Door-to-door work is still the domain of civil society, but it also has macro-tasks. It must continue pressuring for an administration of justice in Nicaragua that builds credibility in the judicial system and in the legislative framework. The first step toward such credibility is the fight against the big tax evaders who are emptying the state coffers and against the existing tax structure, which perpetuates inequity.
As part of civil society, the media have an enormous responsibility in the way they mold perceptions of violence. Their ethical responsibility not to continue feeding stigma by presenting youth gangs in a skewed way—covering the crimes but hardly touching on successful rehabilitation experiences—must be highlighted and demanded. They must present the multiple meanings of the youth gang phenomenon. Why not recognize them as questioning the social order? Rather than demonizing them as sick or deviant, they could show them as sensitive, even allergic to the chaos surrounding them. Rather than glibly labeling them countercultural, they could show them as a crude manifestation of the cultural refrains of our times: the obsession with brand names, hedonism, every man for himself, unsatisfied expectations, risk...
Redemption through art?Nobody has yet explored in Nicaragua the rehabilitating potential of certain youth activities, for example redemption through art. Youth gang members share two compulsive obsessions with many other youths from marginalized neighborhoods: drugs and the transnational trend in artistic expressions. Although the two are very different, they are sometimes lumped together and demonized.

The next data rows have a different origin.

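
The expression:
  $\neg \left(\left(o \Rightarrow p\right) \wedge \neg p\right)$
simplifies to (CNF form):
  $o \vee p$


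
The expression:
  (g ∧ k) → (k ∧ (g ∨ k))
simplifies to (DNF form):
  True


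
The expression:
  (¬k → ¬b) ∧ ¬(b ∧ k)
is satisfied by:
  {b: False}


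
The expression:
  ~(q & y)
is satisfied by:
  {q: False, y: False}
  {y: True, q: False}
  {q: True, y: False}


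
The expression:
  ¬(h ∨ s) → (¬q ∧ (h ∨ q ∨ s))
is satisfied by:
  {s: True, h: True}
  {s: True, h: False}
  {h: True, s: False}


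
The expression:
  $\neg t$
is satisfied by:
  {t: False}


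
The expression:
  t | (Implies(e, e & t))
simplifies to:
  t | ~e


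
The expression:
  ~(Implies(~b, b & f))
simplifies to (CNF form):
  ~b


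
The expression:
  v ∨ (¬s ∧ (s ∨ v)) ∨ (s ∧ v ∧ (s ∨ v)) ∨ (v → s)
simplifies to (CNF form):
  True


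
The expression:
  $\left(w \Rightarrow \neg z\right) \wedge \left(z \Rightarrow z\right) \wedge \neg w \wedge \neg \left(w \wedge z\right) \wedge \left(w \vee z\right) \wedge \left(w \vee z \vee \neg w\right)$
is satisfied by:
  {z: True, w: False}


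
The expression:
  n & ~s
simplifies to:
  n & ~s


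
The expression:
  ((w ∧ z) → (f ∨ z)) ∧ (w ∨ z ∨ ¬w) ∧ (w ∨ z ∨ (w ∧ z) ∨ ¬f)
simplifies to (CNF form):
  w ∨ z ∨ ¬f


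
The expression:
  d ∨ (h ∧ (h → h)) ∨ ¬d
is always true.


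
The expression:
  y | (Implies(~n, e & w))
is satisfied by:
  {n: True, y: True, w: True, e: True}
  {n: True, y: True, w: True, e: False}
  {n: True, y: True, e: True, w: False}
  {n: True, y: True, e: False, w: False}
  {n: True, w: True, e: True, y: False}
  {n: True, w: True, e: False, y: False}
  {n: True, w: False, e: True, y: False}
  {n: True, w: False, e: False, y: False}
  {y: True, w: True, e: True, n: False}
  {y: True, w: True, e: False, n: False}
  {y: True, e: True, w: False, n: False}
  {y: True, e: False, w: False, n: False}
  {w: True, e: True, y: False, n: False}


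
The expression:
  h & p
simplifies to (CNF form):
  h & p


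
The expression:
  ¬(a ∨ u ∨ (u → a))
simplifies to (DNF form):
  False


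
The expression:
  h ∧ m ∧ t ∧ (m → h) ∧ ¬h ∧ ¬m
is never true.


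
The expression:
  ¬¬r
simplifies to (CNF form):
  r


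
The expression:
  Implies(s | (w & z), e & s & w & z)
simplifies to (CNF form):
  (e | ~s) & (w | ~s) & (z | ~s) & (s | ~w | ~z)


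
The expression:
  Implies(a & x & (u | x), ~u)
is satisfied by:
  {x: False, u: False, a: False}
  {a: True, x: False, u: False}
  {u: True, x: False, a: False}
  {a: True, u: True, x: False}
  {x: True, a: False, u: False}
  {a: True, x: True, u: False}
  {u: True, x: True, a: False}


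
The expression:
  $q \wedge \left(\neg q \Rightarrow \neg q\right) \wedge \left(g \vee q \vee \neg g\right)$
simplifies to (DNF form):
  $q$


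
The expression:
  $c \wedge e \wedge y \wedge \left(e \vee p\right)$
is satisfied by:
  {c: True, e: True, y: True}


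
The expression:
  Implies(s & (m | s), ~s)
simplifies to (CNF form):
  ~s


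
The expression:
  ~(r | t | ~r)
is never true.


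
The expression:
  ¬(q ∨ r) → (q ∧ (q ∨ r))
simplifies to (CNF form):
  q ∨ r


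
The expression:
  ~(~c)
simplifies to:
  c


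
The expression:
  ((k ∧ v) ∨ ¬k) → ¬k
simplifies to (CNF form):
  ¬k ∨ ¬v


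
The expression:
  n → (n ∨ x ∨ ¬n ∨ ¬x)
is always true.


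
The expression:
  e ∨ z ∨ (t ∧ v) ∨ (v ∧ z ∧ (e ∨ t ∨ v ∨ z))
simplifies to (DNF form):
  e ∨ z ∨ (t ∧ v)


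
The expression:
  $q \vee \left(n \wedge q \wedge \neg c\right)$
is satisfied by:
  {q: True}


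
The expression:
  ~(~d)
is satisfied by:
  {d: True}


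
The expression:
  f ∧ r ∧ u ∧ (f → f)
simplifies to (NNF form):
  f ∧ r ∧ u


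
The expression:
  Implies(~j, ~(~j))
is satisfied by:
  {j: True}


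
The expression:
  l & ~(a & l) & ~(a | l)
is never true.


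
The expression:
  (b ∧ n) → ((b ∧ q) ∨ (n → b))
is always true.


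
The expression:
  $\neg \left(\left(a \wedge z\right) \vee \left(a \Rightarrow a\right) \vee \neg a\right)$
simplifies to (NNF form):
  $\text{False}$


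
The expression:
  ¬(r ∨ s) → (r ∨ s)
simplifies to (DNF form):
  r ∨ s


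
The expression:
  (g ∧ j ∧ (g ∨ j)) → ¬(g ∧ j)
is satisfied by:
  {g: False, j: False}
  {j: True, g: False}
  {g: True, j: False}


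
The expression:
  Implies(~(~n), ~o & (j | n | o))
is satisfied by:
  {o: False, n: False}
  {n: True, o: False}
  {o: True, n: False}


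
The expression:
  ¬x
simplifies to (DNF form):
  ¬x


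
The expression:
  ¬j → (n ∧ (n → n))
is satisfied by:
  {n: True, j: True}
  {n: True, j: False}
  {j: True, n: False}


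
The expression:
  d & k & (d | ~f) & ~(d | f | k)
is never true.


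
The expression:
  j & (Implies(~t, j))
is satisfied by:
  {j: True}


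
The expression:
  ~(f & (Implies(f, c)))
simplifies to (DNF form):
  ~c | ~f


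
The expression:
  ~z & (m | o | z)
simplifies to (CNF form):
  ~z & (m | o)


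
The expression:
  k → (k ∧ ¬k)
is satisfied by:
  {k: False}


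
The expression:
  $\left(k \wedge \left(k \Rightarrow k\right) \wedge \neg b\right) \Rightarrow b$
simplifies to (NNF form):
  $b \vee \neg k$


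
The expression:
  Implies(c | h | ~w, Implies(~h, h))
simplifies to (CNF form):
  (h | w) & (h | ~c)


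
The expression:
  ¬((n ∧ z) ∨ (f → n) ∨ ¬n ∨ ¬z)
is never true.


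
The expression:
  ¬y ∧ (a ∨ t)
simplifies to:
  ¬y ∧ (a ∨ t)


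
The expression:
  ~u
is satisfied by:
  {u: False}


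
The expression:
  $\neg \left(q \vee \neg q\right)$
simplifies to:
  $\text{False}$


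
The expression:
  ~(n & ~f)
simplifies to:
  f | ~n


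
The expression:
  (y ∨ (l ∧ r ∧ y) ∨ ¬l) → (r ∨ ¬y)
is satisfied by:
  {r: True, y: False}
  {y: False, r: False}
  {y: True, r: True}


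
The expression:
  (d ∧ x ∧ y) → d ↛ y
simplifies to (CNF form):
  ¬d ∨ ¬x ∨ ¬y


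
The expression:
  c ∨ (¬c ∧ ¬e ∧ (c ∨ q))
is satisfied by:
  {c: True, q: True, e: False}
  {c: True, q: False, e: False}
  {c: True, e: True, q: True}
  {c: True, e: True, q: False}
  {q: True, e: False, c: False}


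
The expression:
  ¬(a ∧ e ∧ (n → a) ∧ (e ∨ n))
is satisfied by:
  {e: False, a: False}
  {a: True, e: False}
  {e: True, a: False}


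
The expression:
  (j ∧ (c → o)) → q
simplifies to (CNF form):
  (c ∨ q ∨ ¬j) ∧ (q ∨ ¬j ∨ ¬o)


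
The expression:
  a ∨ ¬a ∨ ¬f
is always true.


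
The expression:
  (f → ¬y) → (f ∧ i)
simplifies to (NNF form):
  f ∧ (i ∨ y)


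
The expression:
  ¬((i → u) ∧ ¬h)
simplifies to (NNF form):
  h ∨ (i ∧ ¬u)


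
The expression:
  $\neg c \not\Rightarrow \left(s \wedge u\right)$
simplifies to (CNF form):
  $\neg c \wedge \left(\neg s \vee \neg u\right)$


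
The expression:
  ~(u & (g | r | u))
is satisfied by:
  {u: False}


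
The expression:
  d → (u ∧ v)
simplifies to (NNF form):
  (u ∧ v) ∨ ¬d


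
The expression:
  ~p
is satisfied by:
  {p: False}


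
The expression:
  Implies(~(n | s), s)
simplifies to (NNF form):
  n | s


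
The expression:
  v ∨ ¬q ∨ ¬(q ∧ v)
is always true.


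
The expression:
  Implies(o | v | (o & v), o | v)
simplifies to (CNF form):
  True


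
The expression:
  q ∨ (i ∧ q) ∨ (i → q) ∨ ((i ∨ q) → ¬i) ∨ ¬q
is always true.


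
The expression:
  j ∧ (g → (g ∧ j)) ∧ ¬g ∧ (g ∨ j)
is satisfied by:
  {j: True, g: False}


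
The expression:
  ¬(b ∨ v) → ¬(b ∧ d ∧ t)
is always true.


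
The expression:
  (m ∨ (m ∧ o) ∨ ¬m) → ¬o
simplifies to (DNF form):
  ¬o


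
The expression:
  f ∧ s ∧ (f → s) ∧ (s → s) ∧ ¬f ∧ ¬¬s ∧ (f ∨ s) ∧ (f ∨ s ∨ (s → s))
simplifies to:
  False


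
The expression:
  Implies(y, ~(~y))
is always true.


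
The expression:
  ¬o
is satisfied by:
  {o: False}


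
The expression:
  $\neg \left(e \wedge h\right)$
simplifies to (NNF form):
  $\neg e \vee \neg h$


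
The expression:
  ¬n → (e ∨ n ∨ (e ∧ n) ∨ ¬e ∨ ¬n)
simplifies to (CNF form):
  True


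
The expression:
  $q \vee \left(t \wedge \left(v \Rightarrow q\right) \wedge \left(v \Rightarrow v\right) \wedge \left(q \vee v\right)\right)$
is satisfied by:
  {q: True}


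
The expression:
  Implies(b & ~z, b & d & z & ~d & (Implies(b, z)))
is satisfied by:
  {z: True, b: False}
  {b: False, z: False}
  {b: True, z: True}


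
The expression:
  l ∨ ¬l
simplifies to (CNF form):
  True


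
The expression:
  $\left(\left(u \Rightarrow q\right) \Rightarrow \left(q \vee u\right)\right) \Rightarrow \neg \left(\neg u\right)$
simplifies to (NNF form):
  $u \vee \neg q$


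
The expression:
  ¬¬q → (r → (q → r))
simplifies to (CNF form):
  True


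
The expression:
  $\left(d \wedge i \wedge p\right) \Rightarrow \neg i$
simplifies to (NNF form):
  $\neg d \vee \neg i \vee \neg p$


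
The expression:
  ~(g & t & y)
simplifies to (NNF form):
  ~g | ~t | ~y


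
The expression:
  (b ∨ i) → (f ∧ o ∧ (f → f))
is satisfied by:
  {o: True, f: True, i: False, b: False}
  {o: True, f: False, i: False, b: False}
  {f: True, o: False, i: False, b: False}
  {o: False, f: False, i: False, b: False}
  {b: True, o: True, f: True, i: False}
  {o: True, i: True, f: True, b: False}
  {b: True, o: True, i: True, f: True}


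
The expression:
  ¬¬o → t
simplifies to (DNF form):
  t ∨ ¬o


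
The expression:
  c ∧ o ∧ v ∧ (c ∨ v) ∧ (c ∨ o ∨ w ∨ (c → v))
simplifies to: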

The transnational artistic expressions are rarely taken up by lazy policy scribblers who prefer to avoid any danger of a mental hernia by proposing the perennial panaceas of sports and employment. Offering these young people chances to express their artistic creations (songs, graffiti, drawings) with some level of public recognition and notoriety would make a forceful contribution to transmuting the violent orientation of their energies. It would allow their righteous inconformity to be listened to and open up arenas for their participation based not on sticks, stabbings and mortar blasts, but rather on arguments, illustrated with images and endowed with inventiveness.
Among the Walters, Camilos and Ernestos are many artists and citizen apprentices looking for ways to express themselves. There’s a lot to do, but few are heading in the right direction. While CEPREV is making unflagging efforts to transform the culture of violence, the businesspeople behind Paintball Xtremo Jungle continue to legitimize it and sell it as fun.
José Luis Rocha is a researcher for the Central American Jesuit Migrant Service (SJM) and a member of the envío editorial council.